National Museum of American Indian Act - Inventory and Repatriation

Inventory and Repatriation

Prior to enactment of the NMAIA, representatives of the Native American Rights Fund and the Association for Native American Affairs told Congressional staffers that they would oppose the bill if repatriation provisions were not included. At a August, 1989, meeting in Santa Fe, NM, Secretary of the Smithsonian Robert McCormick Adams, Jr., agreed that the Smithsonian would abide by new repatriation provisions. As a result of the law, the Secretary of the Smithsonian is required to inventory Indian and Native Hawaiian human remains and funerary objects in the possession or control of the Smithsonian Institution and return them upon request by a descendant or culturally affiliated Indian tribe or Native Hawaiian organization. These artifacts are housed primarily in the National Museum of the American Indian, National Museum of Natural History, and National Museum of American History.

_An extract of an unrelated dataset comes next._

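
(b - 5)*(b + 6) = b^2 + b - 30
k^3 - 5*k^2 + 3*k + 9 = (k - 3)^2*(k + 1)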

The Smithsonian had amassed a huge collection of Native American artifacts and memorabilia including:

  • 4,000 Native American remains. In 1867, the Surgeon General of the United States Army requested Army medical officers to send skeletal remains of Native Americans to the Army Medical Museum. These remains were later transferred to the Smithsonian Institution beginning in 1898.
  • Through archaeological excavations, individual donations, and museum donations, the Smithsonian was able to acquire about 14,000 additional Native American remains.
  • The acquisition of the Heye Foundation's collections added 800,000 artifacts to the Smithsonian's Native American collections.